The adoption of these amendments would encourage EU Member States and the European Commission to regularly publish detailed information and aggregated data about how they are implementing the fisheries control rules. ‘Unless this information is made publicly available by Member States and the EU, other Member States, civil society, individuals with grounds of legitimate interest and MEPs are all in the dark about whether the control and sanctions regime is being enforced’, emphasizes the CSOs letter.

These demands are of particular relevance for EU fleets fishing outside EU waters. In the last couple of years, several cases of illegal fishing by EU flagged vessels in African waters have been reported by CFFA’s African partners.

In 2019, CFFA and other EU and African organisations jointly lodged a complaint to the European Commission following a failure by Italian authorities to adopt measures to monitor and control their vessels in the waters of Sierra Leone, where they had been fishing in coastal zones reserved for small scale fishers.

End of 2020, we received information about Latvian-flagged vessels fishing for small pelagics under the EU-Mauritania SFPA, and not respecting the fishing zones established under the agreement.

These illegal incursions in coastal areas where artisanal fishers operate have grave consequences for African coastal communities: these EU flagged vessels not only illegally compete with local artisanal fishers for resources they depend on for their livelihoods, they also destroy local fishers nets and put lives at risk in the event of collision with local artisanal pirogues, especially when they come in the artisanal zone at night with all their lights off.

In the exchange CFFA had with the Commission following our complaint about Italian vessels fishing in Sierra Leone, we were informed that a Pilot case had been launched with Italy to try and address existing problems about the control of its external fleet, and that an audit of all EU Member States capacities to monitor and control their external fishing fleets had been conducted.
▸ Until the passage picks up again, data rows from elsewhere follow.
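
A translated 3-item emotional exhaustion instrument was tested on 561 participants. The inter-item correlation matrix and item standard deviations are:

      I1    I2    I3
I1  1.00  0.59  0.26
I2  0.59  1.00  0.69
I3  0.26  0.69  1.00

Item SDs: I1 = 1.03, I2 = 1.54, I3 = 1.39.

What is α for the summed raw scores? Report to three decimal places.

Σσ²ᵢ = 1.03² + 1.54² + 1.39² = 5.3646
Covariances σ_ij = r_ij · s_i · s_j:
  σ(I1,I2) = 0.59 × 1.03 × 1.54 = 0.9359
  σ(I1,I3) = 0.26 × 1.03 × 1.39 = 0.3722
  σ(I2,I3) = 0.69 × 1.54 × 1.39 = 1.4770
σ²_T = Σσ²ᵢ + 2·Σσ_ij = 5.3646 + 2 × 2.7851 = 10.9348
α = (3/2)·(1 − 5.3646/10.9348) = 0.764

α = 0.764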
CFFA wishes this audit to be made public.

The Commission has far-reaching competences to evaluate the implementation of the control rules in Member States, including by carrying out such audits. However, in contrast to other areas such as food safety where the audits are publicly available, the Commission does not publish any information regarding its audits of Member State fisheries control systems.

The future EU control regulation should address these issues. That is why it is essential that some key amendments are supported by the PECH Committee and in the Plenary, such as:

  • The publication of bi-annual reports on the implementation of the Control Regulation carried out by Member States, - and a summary of these reports to be publicly available;

  • The publication of European Commission audits of Member State control systems; and

  • Removing the right of Member States to veto the transmission of environmental data. Currently they do not even have to state a reason for such a veto.